Follow these tips and you’ll find that managing your cowlick is easy.  If you have more questions, stop by and ask your LookAfter stylist on the hair style that would work best for your hair!

3 Comments

  1. Valerie Evers on February 24, 2018 at 8:35 pm

    I went to a hairdresser, not knowing I had cowlicks, and the hairdresser said, “Wow, your whole head has cowlicks”! My hair is fine and very, very straight. I mean, no curve whatsoever, except on the left side where I have one miniscule curl! Wearing bangs is tough because I have a cowlick right in front on the right side of my forehead. No matter how I wear my bangs, it “splits” at the part. I cannot wear a center part because of the cowlicks; and because of the “whirl” at my crown, which “whirls” to the right side of my head, I cannot wear the part on my left. I highlight my hair with blond highlights but, because I part it on my right, the left side “loses” the highlights, especially on those days I just put my hair behind my ears. SO, as you can see, I have lousy hair. I always tell any new hairdresser: “I hate my hair”! HELP!

  2. Laura Hale on February 27, 2018 at 6:46 pm

    Hi Valerie! Cowlicks are certainly a pain! It seems like you’ve been down this road a few times, trying to find the right style. If you are in the St. Louis or Kansas City areas we serve, we encourage you to stop in for a complimentary consultation! We’re happy to help you find a style that’ll fit your needs.
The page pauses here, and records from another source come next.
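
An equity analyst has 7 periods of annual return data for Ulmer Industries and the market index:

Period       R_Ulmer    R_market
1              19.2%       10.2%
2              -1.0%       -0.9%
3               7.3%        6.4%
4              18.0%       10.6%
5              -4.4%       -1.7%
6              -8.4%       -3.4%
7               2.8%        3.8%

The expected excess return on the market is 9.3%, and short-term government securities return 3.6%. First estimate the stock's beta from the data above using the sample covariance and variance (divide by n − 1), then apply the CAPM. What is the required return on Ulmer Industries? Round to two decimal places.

Mean R_i = (19.2 − 1.0 + 7.3 + 18.0 − 4.4 − 8.4 + 2.8) / 7 = 4.7857%
Mean R_m = (10.2 − 0.9 + 6.4 + 10.6 − 1.7 − 3.4 + 3.8) / 7 = 3.5714%
Σ(R_i − R̄_i)(R_m − R̄_m) = 361.2971  ⇒  Cov = 361.2971 / 6 = 60.2162
Σ(R_m − R̄_m)² = 197.7743  ⇒  Var(R_m) = 197.7743 / 6 = 32.9624
β = Cov / Var(R_m) = 60.2162 / 32.9624 = 1.8268
E(R) = R_f + β × MRP = 3.6% + 1.8268 × 9.3% = 20.59%

20.59%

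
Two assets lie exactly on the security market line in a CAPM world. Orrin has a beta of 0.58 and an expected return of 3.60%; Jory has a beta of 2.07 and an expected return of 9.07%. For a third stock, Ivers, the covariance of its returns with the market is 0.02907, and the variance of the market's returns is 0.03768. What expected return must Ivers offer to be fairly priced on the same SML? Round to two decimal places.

MRP = (9.07% − 3.60%) / (2.07 − 0.58) = 3.6711%
R_f = 3.60% − 0.58 × 3.6711% = 1.4708%
β_Ivers = Cov / Var(R_m) = 0.02907 / 0.03768 = 0.7715
E(R_Ivers) = R_f + β × MRP = 1.4708% + 0.7715 × 3.6711% = 4.30%

4.30%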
  3. Lisa White on June 8, 2018 at 5:36 pm

    I am in my early 50’s and have thin and fine shoulder length hair. I have a cowlick on each side of my forehead. I have parted my hair on the right for 26 years. I would be happy with my side part but I have a lot of hair in that area that is always short. It doesn’t seem to ever grow out. I’ve been told that it’s from using a curling iron but I don’t even use a curling iron in that area. If the curling iron causes it why doesn’t it happen all over? What causes this area of 1 to 2 inch long hair? It takes turns between wanting to stand straight up or curling to the left but not laying down at the ends so it sticks out to the side. I really hate it. I could go back to a center part but I don’t think I look good that way. When I have bad hair I feel like it affects my whole mood. I’m so tired of looking at it. I’m tired of being embarrassed about it standing up in the wind and when I come inside. I miss the days of having enough hair to at least tuck the short hairs underneath. Now the short hair is on permanent display. I don’t like to wear hairspray because it seems to accentuate the bad area and helps it stand up. I can’t stand crunchy hair that your fingers get stuck in. I do use gel, styling cream and oil for my dry hair. It sometimes looks like straw after my hysterectomy. My medications dry my hair out as well. Any suggestions would be greatly appreciated. I used to get a body permanent once or twice a year and loved how it helped me style my hair. I haven’t had a permanent for at least 7 years because of the thinning and dryness. I hope you can help me. A woman’s hair is a big part of how she looks and feels.